Linear, Action-Heavy ‘Escape’ Scenes
What Eidos Said: I didn’t actually ask Schmidt about these bits, as I was unaware of their existence before I played the demo. Another Eidos Montreal dev briefly described them as “rollercoaster-like” and said that they provide moments of vastly different pacing.
My Experience: I’m all for reboots and reinventions breaking outside the box. In fact, I encourage it. If I wanted to play old-school Thief, I’d just play old-school Thief.
That said, goodness gracious great balls of fire, what were so many great balls of fire doing in my Thief game? The scene I played saw the mansion collapsing, with rivulets of fire slithering across my path while larger conflagrations mushroomed up all around. The obvious objective? Run for your life. Run or die. Run run run run run run.
This section was essentially on rails, and sneaking wasn’t even a factor. I dashed over burning bridges, stumbled across collapsing rooftops, and watched entire sections of mansion crumble into the tar-black waters below in sloooooow mooootion. Trial-and-error came fast and furious, with various sections nearly requiring death and a subsequent restart before making sense.
There was also a fair amount of third-person during this section. I didn’t hate it or anything, but any sort of climbing basically was Assassin’s Creed – right down to little animation details like the way Garrett swung his leg to build momentum before bigger leaps. Far more egregious, meanwhile, was an insta-death QTE involving a loose chunk of wall and a quick button-mash to give Garrett’s grappling line a life-saving toss. I mean, really? In Thief? Why? Why at all?

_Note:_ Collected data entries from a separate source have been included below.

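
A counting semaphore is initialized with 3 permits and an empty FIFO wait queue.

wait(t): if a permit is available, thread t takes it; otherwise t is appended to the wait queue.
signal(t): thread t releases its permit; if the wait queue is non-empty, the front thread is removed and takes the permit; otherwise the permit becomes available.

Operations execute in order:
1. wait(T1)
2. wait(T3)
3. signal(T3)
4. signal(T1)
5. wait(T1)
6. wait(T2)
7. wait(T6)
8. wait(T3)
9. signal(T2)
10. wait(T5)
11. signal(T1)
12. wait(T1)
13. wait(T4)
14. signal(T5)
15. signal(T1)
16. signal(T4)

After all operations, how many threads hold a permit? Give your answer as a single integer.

Step 1: wait(T1) -> count=2 queue=[] holders={T1}
Step 2: wait(T3) -> count=1 queue=[] holders={T1,T3}
Step 3: signal(T3) -> count=2 queue=[] holders={T1}
Step 4: signal(T1) -> count=3 queue=[] holders={none}
Step 5: wait(T1) -> count=2 queue=[] holders={T1}
Step 6: wait(T2) -> count=1 queue=[] holders={T1,T2}
Step 7: wait(T6) -> count=0 queue=[] holders={T1,T2,T6}
Step 8: wait(T3) -> count=0 queue=[T3] holders={T1,T2,T6}
Step 9: signal(T2) -> count=0 queue=[] holders={T1,T3,T6}
Step 10: wait(T5) -> count=0 queue=[T5] holders={T1,T3,T6}
Step 11: signal(T1) -> count=0 queue=[] holders={T3,T5,T6}
Step 12: wait(T1) -> count=0 queue=[T1] holders={T3,T5,T6}
Step 13: wait(T4) -> count=0 queue=[T1,T4] holders={T3,T5,T6}
Step 14: signal(T5) -> count=0 queue=[T4] holders={T1,T3,T6}
Step 15: signal(T1) -> count=0 queue=[] holders={T3,T4,T6}
Step 16: signal(T4) -> count=1 queue=[] holders={T3,T6}
Final holders: {T3,T6} -> 2 thread(s)

Answer: 2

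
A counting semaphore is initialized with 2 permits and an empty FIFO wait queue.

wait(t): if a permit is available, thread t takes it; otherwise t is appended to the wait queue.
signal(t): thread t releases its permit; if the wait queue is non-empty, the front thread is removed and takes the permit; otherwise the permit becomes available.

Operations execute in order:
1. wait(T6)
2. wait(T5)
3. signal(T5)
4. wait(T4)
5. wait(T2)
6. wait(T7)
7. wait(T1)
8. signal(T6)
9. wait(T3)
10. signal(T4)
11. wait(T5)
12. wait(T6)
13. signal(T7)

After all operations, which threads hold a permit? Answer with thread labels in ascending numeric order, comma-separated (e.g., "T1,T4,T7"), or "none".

Step 1: wait(T6) -> count=1 queue=[] holders={T6}
Step 2: wait(T5) -> count=0 queue=[] holders={T5,T6}
Step 3: signal(T5) -> count=1 queue=[] holders={T6}
Step 4: wait(T4) -> count=0 queue=[] holders={T4,T6}
Step 5: wait(T2) -> count=0 queue=[T2] holders={T4,T6}
Step 6: wait(T7) -> count=0 queue=[T2,T7] holders={T4,T6}
Step 7: wait(T1) -> count=0 queue=[T2,T7,T1] holders={T4,T6}
Step 8: signal(T6) -> count=0 queue=[T7,T1] holders={T2,T4}
Step 9: wait(T3) -> count=0 queue=[T7,T1,T3] holders={T2,T4}
Step 10: signal(T4) -> count=0 queue=[T1,T3] holders={T2,T7}
Step 11: wait(T5) -> count=0 queue=[T1,T3,T5] holders={T2,T7}
Step 12: wait(T6) -> count=0 queue=[T1,T3,T5,T6] holders={T2,T7}
Step 13: signal(T7) -> count=0 queue=[T3,T5,T6] holders={T1,T2}
Final holders: T1,T2

Answer: T1,T2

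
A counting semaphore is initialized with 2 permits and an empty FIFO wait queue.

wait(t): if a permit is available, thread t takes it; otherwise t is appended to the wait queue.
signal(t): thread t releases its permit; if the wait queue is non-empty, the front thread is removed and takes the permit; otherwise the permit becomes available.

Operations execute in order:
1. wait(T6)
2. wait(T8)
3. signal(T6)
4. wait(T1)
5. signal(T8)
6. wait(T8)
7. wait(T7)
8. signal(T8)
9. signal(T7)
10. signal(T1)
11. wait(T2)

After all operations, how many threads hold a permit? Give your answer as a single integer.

Answer: 1

Derivation:
Step 1: wait(T6) -> count=1 queue=[] holders={T6}
Step 2: wait(T8) -> count=0 queue=[] holders={T6,T8}
Step 3: signal(T6) -> count=1 queue=[] holders={T8}
Step 4: wait(T1) -> count=0 queue=[] holders={T1,T8}
Step 5: signal(T8) -> count=1 queue=[] holders={T1}
Step 6: wait(T8) -> count=0 queue=[] holders={T1,T8}
Step 7: wait(T7) -> count=0 queue=[T7] holders={T1,T8}
Step 8: signal(T8) -> count=0 queue=[] holders={T1,T7}
Step 9: signal(T7) -> count=1 queue=[] holders={T1}
Step 10: signal(T1) -> count=2 queue=[] holders={none}
Step 11: wait(T2) -> count=1 queue=[] holders={T2}
Final holders: {T2} -> 1 thread(s)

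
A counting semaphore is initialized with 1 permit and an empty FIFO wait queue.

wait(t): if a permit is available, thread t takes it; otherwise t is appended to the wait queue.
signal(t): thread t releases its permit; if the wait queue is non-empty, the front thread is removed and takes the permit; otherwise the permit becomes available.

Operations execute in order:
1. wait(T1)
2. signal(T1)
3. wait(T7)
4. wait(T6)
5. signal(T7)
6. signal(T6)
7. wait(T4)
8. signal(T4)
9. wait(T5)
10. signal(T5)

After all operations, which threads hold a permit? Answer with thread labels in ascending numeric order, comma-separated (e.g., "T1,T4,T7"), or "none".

Step 1: wait(T1) -> count=0 queue=[] holders={T1}
Step 2: signal(T1) -> count=1 queue=[] holders={none}
Step 3: wait(T7) -> count=0 queue=[] holders={T7}
Step 4: wait(T6) -> count=0 queue=[T6] holders={T7}
Step 5: signal(T7) -> count=0 queue=[] holders={T6}
Step 6: signal(T6) -> count=1 queue=[] holders={none}
Step 7: wait(T4) -> count=0 queue=[] holders={T4}
Step 8: signal(T4) -> count=1 queue=[] holders={none}
Step 9: wait(T5) -> count=0 queue=[] holders={T5}
Step 10: signal(T5) -> count=1 queue=[] holders={none}
Final holders: none

Answer: none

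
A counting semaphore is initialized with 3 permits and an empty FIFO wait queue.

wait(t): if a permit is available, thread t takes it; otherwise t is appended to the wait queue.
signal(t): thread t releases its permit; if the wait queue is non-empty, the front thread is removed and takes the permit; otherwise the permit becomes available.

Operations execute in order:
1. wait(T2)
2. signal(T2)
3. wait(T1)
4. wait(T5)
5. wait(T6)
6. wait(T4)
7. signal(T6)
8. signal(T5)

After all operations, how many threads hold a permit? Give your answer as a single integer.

Answer: 2

Derivation:
Step 1: wait(T2) -> count=2 queue=[] holders={T2}
Step 2: signal(T2) -> count=3 queue=[] holders={none}
Step 3: wait(T1) -> count=2 queue=[] holders={T1}
Step 4: wait(T5) -> count=1 queue=[] holders={T1,T5}
Step 5: wait(T6) -> count=0 queue=[] holders={T1,T5,T6}
Step 6: wait(T4) -> count=0 queue=[T4] holders={T1,T5,T6}
Step 7: signal(T6) -> count=0 queue=[] holders={T1,T4,T5}
Step 8: signal(T5) -> count=1 queue=[] holders={T1,T4}
Final holders: {T1,T4} -> 2 thread(s)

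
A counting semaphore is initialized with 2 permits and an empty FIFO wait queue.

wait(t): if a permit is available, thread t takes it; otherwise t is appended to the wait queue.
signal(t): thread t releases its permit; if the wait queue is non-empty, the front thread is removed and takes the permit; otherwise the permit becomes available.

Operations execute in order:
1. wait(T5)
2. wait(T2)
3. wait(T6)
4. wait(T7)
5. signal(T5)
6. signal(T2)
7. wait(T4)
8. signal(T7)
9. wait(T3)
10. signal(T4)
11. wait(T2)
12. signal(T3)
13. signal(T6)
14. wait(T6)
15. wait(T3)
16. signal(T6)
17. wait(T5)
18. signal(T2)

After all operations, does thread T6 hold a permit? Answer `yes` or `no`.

Step 1: wait(T5) -> count=1 queue=[] holders={T5}
Step 2: wait(T2) -> count=0 queue=[] holders={T2,T5}
Step 3: wait(T6) -> count=0 queue=[T6] holders={T2,T5}
Step 4: wait(T7) -> count=0 queue=[T6,T7] holders={T2,T5}
Step 5: signal(T5) -> count=0 queue=[T7] holders={T2,T6}
Step 6: signal(T2) -> count=0 queue=[] holders={T6,T7}
Step 7: wait(T4) -> count=0 queue=[T4] holders={T6,T7}
Step 8: signal(T7) -> count=0 queue=[] holders={T4,T6}
Step 9: wait(T3) -> count=0 queue=[T3] holders={T4,T6}
Step 10: signal(T4) -> count=0 queue=[] holders={T3,T6}
Step 11: wait(T2) -> count=0 queue=[T2] holders={T3,T6}
Step 12: signal(T3) -> count=0 queue=[] holders={T2,T6}
Step 13: signal(T6) -> count=1 queue=[] holders={T2}
Step 14: wait(T6) -> count=0 queue=[] holders={T2,T6}
Step 15: wait(T3) -> count=0 queue=[T3] holders={T2,T6}
Step 16: signal(T6) -> count=0 queue=[] holders={T2,T3}
Step 17: wait(T5) -> count=0 queue=[T5] holders={T2,T3}
Step 18: signal(T2) -> count=0 queue=[] holders={T3,T5}
Final holders: {T3,T5} -> T6 not in holders

Answer: no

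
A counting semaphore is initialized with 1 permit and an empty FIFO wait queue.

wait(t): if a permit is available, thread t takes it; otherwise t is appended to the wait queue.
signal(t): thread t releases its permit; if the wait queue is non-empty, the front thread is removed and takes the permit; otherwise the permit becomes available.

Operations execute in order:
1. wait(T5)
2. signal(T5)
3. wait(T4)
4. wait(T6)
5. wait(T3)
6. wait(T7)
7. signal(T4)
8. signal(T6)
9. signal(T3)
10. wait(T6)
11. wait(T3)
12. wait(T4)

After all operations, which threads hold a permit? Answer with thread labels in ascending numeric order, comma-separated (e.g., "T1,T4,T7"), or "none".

Step 1: wait(T5) -> count=0 queue=[] holders={T5}
Step 2: signal(T5) -> count=1 queue=[] holders={none}
Step 3: wait(T4) -> count=0 queue=[] holders={T4}
Step 4: wait(T6) -> count=0 queue=[T6] holders={T4}
Step 5: wait(T3) -> count=0 queue=[T6,T3] holders={T4}
Step 6: wait(T7) -> count=0 queue=[T6,T3,T7] holders={T4}
Step 7: signal(T4) -> count=0 queue=[T3,T7] holders={T6}
Step 8: signal(T6) -> count=0 queue=[T7] holders={T3}
Step 9: signal(T3) -> count=0 queue=[] holders={T7}
Step 10: wait(T6) -> count=0 queue=[T6] holders={T7}
Step 11: wait(T3) -> count=0 queue=[T6,T3] holders={T7}
Step 12: wait(T4) -> count=0 queue=[T6,T3,T4] holders={T7}
Final holders: T7

Answer: T7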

After the entire mansion sloughed into churning waters and I escaped at just the right moment, the demo I ended. I won’t lie: I didn’t leave the room particularly pleased.
In Conclusion…
What Eidos Said: ”Well, with a reinvention, it’s always gonna be a little different. And what people remember [varies from person to person].”

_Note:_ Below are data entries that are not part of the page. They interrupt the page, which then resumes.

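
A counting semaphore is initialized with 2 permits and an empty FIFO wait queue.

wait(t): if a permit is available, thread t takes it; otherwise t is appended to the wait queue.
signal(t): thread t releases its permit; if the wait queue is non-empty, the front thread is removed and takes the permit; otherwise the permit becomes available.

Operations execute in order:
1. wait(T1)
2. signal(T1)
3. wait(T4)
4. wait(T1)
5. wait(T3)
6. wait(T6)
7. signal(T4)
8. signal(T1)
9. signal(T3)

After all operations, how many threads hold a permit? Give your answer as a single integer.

Step 1: wait(T1) -> count=1 queue=[] holders={T1}
Step 2: signal(T1) -> count=2 queue=[] holders={none}
Step 3: wait(T4) -> count=1 queue=[] holders={T4}
Step 4: wait(T1) -> count=0 queue=[] holders={T1,T4}
Step 5: wait(T3) -> count=0 queue=[T3] holders={T1,T4}
Step 6: wait(T6) -> count=0 queue=[T3,T6] holders={T1,T4}
Step 7: signal(T4) -> count=0 queue=[T6] holders={T1,T3}
Step 8: signal(T1) -> count=0 queue=[] holders={T3,T6}
Step 9: signal(T3) -> count=1 queue=[] holders={T6}
Final holders: {T6} -> 1 thread(s)

Answer: 1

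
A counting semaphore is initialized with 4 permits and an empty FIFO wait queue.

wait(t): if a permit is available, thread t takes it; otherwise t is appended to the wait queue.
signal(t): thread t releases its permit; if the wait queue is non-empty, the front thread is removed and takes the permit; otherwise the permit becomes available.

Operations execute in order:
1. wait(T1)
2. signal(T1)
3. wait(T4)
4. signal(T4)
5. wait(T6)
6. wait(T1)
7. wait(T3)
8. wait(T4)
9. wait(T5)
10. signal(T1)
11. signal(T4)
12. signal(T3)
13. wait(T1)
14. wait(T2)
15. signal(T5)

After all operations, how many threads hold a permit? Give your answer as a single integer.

Step 1: wait(T1) -> count=3 queue=[] holders={T1}
Step 2: signal(T1) -> count=4 queue=[] holders={none}
Step 3: wait(T4) -> count=3 queue=[] holders={T4}
Step 4: signal(T4) -> count=4 queue=[] holders={none}
Step 5: wait(T6) -> count=3 queue=[] holders={T6}
Step 6: wait(T1) -> count=2 queue=[] holders={T1,T6}
Step 7: wait(T3) -> count=1 queue=[] holders={T1,T3,T6}
Step 8: wait(T4) -> count=0 queue=[] holders={T1,T3,T4,T6}
Step 9: wait(T5) -> count=0 queue=[T5] holders={T1,T3,T4,T6}
Step 10: signal(T1) -> count=0 queue=[] holders={T3,T4,T5,T6}
Step 11: signal(T4) -> count=1 queue=[] holders={T3,T5,T6}
Step 12: signal(T3) -> count=2 queue=[] holders={T5,T6}
Step 13: wait(T1) -> count=1 queue=[] holders={T1,T5,T6}
Step 14: wait(T2) -> count=0 queue=[] holders={T1,T2,T5,T6}
Step 15: signal(T5) -> count=1 queue=[] holders={T1,T2,T6}
Final holders: {T1,T2,T6} -> 3 thread(s)

Answer: 3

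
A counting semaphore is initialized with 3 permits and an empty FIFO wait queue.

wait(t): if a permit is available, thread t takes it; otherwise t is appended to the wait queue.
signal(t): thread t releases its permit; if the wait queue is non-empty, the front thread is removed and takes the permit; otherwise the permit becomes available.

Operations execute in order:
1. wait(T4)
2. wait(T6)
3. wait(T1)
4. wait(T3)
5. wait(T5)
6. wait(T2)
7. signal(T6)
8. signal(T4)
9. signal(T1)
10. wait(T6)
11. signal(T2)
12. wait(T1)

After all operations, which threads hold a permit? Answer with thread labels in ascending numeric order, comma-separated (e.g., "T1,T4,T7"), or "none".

Answer: T3,T5,T6

Derivation:
Step 1: wait(T4) -> count=2 queue=[] holders={T4}
Step 2: wait(T6) -> count=1 queue=[] holders={T4,T6}
Step 3: wait(T1) -> count=0 queue=[] holders={T1,T4,T6}
Step 4: wait(T3) -> count=0 queue=[T3] holders={T1,T4,T6}
Step 5: wait(T5) -> count=0 queue=[T3,T5] holders={T1,T4,T6}
Step 6: wait(T2) -> count=0 queue=[T3,T5,T2] holders={T1,T4,T6}
Step 7: signal(T6) -> count=0 queue=[T5,T2] holders={T1,T3,T4}
Step 8: signal(T4) -> count=0 queue=[T2] holders={T1,T3,T5}
Step 9: signal(T1) -> count=0 queue=[] holders={T2,T3,T5}
Step 10: wait(T6) -> count=0 queue=[T6] holders={T2,T3,T5}
Step 11: signal(T2) -> count=0 queue=[] holders={T3,T5,T6}
Step 12: wait(T1) -> count=0 queue=[T1] holders={T3,T5,T6}
Final holders: T3,T5,T6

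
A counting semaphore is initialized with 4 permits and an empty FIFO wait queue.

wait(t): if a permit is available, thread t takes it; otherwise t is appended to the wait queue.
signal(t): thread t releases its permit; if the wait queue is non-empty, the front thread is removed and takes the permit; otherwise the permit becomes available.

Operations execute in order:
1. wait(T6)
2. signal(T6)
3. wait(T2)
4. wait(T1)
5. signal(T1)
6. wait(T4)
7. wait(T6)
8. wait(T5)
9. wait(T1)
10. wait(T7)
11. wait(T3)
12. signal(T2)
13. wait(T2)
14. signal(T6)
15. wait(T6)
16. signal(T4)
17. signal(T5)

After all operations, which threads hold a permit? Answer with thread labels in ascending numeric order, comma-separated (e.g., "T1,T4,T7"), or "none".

Answer: T1,T2,T3,T7

Derivation:
Step 1: wait(T6) -> count=3 queue=[] holders={T6}
Step 2: signal(T6) -> count=4 queue=[] holders={none}
Step 3: wait(T2) -> count=3 queue=[] holders={T2}
Step 4: wait(T1) -> count=2 queue=[] holders={T1,T2}
Step 5: signal(T1) -> count=3 queue=[] holders={T2}
Step 6: wait(T4) -> count=2 queue=[] holders={T2,T4}
Step 7: wait(T6) -> count=1 queue=[] holders={T2,T4,T6}
Step 8: wait(T5) -> count=0 queue=[] holders={T2,T4,T5,T6}
Step 9: wait(T1) -> count=0 queue=[T1] holders={T2,T4,T5,T6}
Step 10: wait(T7) -> count=0 queue=[T1,T7] holders={T2,T4,T5,T6}
Step 11: wait(T3) -> count=0 queue=[T1,T7,T3] holders={T2,T4,T5,T6}
Step 12: signal(T2) -> count=0 queue=[T7,T3] holders={T1,T4,T5,T6}
Step 13: wait(T2) -> count=0 queue=[T7,T3,T2] holders={T1,T4,T5,T6}
Step 14: signal(T6) -> count=0 queue=[T3,T2] holders={T1,T4,T5,T7}
Step 15: wait(T6) -> count=0 queue=[T3,T2,T6] holders={T1,T4,T5,T7}
Step 16: signal(T4) -> count=0 queue=[T2,T6] holders={T1,T3,T5,T7}
Step 17: signal(T5) -> count=0 queue=[T6] holders={T1,T2,T3,T7}
Final holders: T1,T2,T3,T7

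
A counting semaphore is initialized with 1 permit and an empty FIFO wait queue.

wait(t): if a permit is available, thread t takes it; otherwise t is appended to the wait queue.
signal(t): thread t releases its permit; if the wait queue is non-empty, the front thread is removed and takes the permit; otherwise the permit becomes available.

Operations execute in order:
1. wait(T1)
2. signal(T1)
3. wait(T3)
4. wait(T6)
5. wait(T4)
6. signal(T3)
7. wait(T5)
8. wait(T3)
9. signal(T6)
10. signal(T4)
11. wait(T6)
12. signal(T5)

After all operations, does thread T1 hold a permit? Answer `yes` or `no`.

Step 1: wait(T1) -> count=0 queue=[] holders={T1}
Step 2: signal(T1) -> count=1 queue=[] holders={none}
Step 3: wait(T3) -> count=0 queue=[] holders={T3}
Step 4: wait(T6) -> count=0 queue=[T6] holders={T3}
Step 5: wait(T4) -> count=0 queue=[T6,T4] holders={T3}
Step 6: signal(T3) -> count=0 queue=[T4] holders={T6}
Step 7: wait(T5) -> count=0 queue=[T4,T5] holders={T6}
Step 8: wait(T3) -> count=0 queue=[T4,T5,T3] holders={T6}
Step 9: signal(T6) -> count=0 queue=[T5,T3] holders={T4}
Step 10: signal(T4) -> count=0 queue=[T3] holders={T5}
Step 11: wait(T6) -> count=0 queue=[T3,T6] holders={T5}
Step 12: signal(T5) -> count=0 queue=[T6] holders={T3}
Final holders: {T3} -> T1 not in holders

Answer: no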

Also, in response to rumors of serious trouble behind the scenes:
“There have been some changes in personnel. The project’s been going on for a while. We were trying to get the DNA right – the essence of the game. It took a while because we tried a few things that just didn’t really fit. And hopefully, you’ll play it and see that we have a solid product. You know, rumors are rumors.”
My Experience: I am conflicted. As you can very obviously tell, the new Thief rubbed me the wrong way in quite a few places. AI and combat, especially, were well off the mark, and that’s definite cause for worry. Oh, and let’s not forget the linear, QTE-ridden escape scene, which felt completely at odds with pretty much everything ever – especially common sense, stealth (or even stealth-action), and the year 2013.

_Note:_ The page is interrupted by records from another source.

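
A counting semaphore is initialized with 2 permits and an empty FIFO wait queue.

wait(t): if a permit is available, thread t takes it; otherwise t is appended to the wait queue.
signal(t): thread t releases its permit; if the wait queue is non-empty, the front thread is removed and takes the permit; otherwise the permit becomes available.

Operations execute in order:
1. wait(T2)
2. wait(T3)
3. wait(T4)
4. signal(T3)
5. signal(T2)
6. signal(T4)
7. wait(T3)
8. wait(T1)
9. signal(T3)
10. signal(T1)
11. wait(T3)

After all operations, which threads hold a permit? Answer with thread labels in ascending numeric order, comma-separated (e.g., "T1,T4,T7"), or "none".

Step 1: wait(T2) -> count=1 queue=[] holders={T2}
Step 2: wait(T3) -> count=0 queue=[] holders={T2,T3}
Step 3: wait(T4) -> count=0 queue=[T4] holders={T2,T3}
Step 4: signal(T3) -> count=0 queue=[] holders={T2,T4}
Step 5: signal(T2) -> count=1 queue=[] holders={T4}
Step 6: signal(T4) -> count=2 queue=[] holders={none}
Step 7: wait(T3) -> count=1 queue=[] holders={T3}
Step 8: wait(T1) -> count=0 queue=[] holders={T1,T3}
Step 9: signal(T3) -> count=1 queue=[] holders={T1}
Step 10: signal(T1) -> count=2 queue=[] holders={none}
Step 11: wait(T3) -> count=1 queue=[] holders={T3}
Final holders: T3

Answer: T3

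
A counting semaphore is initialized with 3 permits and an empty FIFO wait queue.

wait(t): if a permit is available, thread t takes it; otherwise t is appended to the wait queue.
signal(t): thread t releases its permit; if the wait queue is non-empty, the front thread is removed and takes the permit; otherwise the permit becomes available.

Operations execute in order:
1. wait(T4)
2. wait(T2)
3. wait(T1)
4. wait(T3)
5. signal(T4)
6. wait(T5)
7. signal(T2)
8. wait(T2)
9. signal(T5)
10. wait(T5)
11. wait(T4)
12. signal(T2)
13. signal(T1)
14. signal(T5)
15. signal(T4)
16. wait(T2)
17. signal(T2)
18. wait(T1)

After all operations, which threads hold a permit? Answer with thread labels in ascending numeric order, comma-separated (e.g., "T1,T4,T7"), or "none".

Step 1: wait(T4) -> count=2 queue=[] holders={T4}
Step 2: wait(T2) -> count=1 queue=[] holders={T2,T4}
Step 3: wait(T1) -> count=0 queue=[] holders={T1,T2,T4}
Step 4: wait(T3) -> count=0 queue=[T3] holders={T1,T2,T4}
Step 5: signal(T4) -> count=0 queue=[] holders={T1,T2,T3}
Step 6: wait(T5) -> count=0 queue=[T5] holders={T1,T2,T3}
Step 7: signal(T2) -> count=0 queue=[] holders={T1,T3,T5}
Step 8: wait(T2) -> count=0 queue=[T2] holders={T1,T3,T5}
Step 9: signal(T5) -> count=0 queue=[] holders={T1,T2,T3}
Step 10: wait(T5) -> count=0 queue=[T5] holders={T1,T2,T3}
Step 11: wait(T4) -> count=0 queue=[T5,T4] holders={T1,T2,T3}
Step 12: signal(T2) -> count=0 queue=[T4] holders={T1,T3,T5}
Step 13: signal(T1) -> count=0 queue=[] holders={T3,T4,T5}
Step 14: signal(T5) -> count=1 queue=[] holders={T3,T4}
Step 15: signal(T4) -> count=2 queue=[] holders={T3}
Step 16: wait(T2) -> count=1 queue=[] holders={T2,T3}
Step 17: signal(T2) -> count=2 queue=[] holders={T3}
Step 18: wait(T1) -> count=1 queue=[] holders={T1,T3}
Final holders: T1,T3

Answer: T1,T3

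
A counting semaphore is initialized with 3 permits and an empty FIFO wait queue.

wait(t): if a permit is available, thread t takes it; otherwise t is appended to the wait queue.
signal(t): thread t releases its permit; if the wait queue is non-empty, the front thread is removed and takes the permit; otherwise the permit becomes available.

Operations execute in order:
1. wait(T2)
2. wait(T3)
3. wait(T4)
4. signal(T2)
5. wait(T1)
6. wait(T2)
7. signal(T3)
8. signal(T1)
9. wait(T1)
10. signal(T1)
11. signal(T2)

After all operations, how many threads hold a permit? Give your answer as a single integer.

Step 1: wait(T2) -> count=2 queue=[] holders={T2}
Step 2: wait(T3) -> count=1 queue=[] holders={T2,T3}
Step 3: wait(T4) -> count=0 queue=[] holders={T2,T3,T4}
Step 4: signal(T2) -> count=1 queue=[] holders={T3,T4}
Step 5: wait(T1) -> count=0 queue=[] holders={T1,T3,T4}
Step 6: wait(T2) -> count=0 queue=[T2] holders={T1,T3,T4}
Step 7: signal(T3) -> count=0 queue=[] holders={T1,T2,T4}
Step 8: signal(T1) -> count=1 queue=[] holders={T2,T4}
Step 9: wait(T1) -> count=0 queue=[] holders={T1,T2,T4}
Step 10: signal(T1) -> count=1 queue=[] holders={T2,T4}
Step 11: signal(T2) -> count=2 queue=[] holders={T4}
Final holders: {T4} -> 1 thread(s)

Answer: 1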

Thief’s level design, however, was solid, and I could see it meshing quite well with competent though basic systems and smart enemy placement if the AI gets stolen and replaced with pretty much anything else. No doubt about it, Thief needs some serious work, but I think there’s still potential. Deus Ex: Human Revolution was an absolute joy, and I can almost see the murky silhouette of a similar miracle skulking around in Thief’s gutters.
Also, there is still tons I wasn’t able to see. Other areas. More open slices of the world. Secrets (of which there will apparently be many). Fuck, The City itself. I’m also crossing my fingers for the story, which is still shrouded in a sooty smog of mystery.
Still though, a release date of 2014? Let’s hope it’s very late 2014.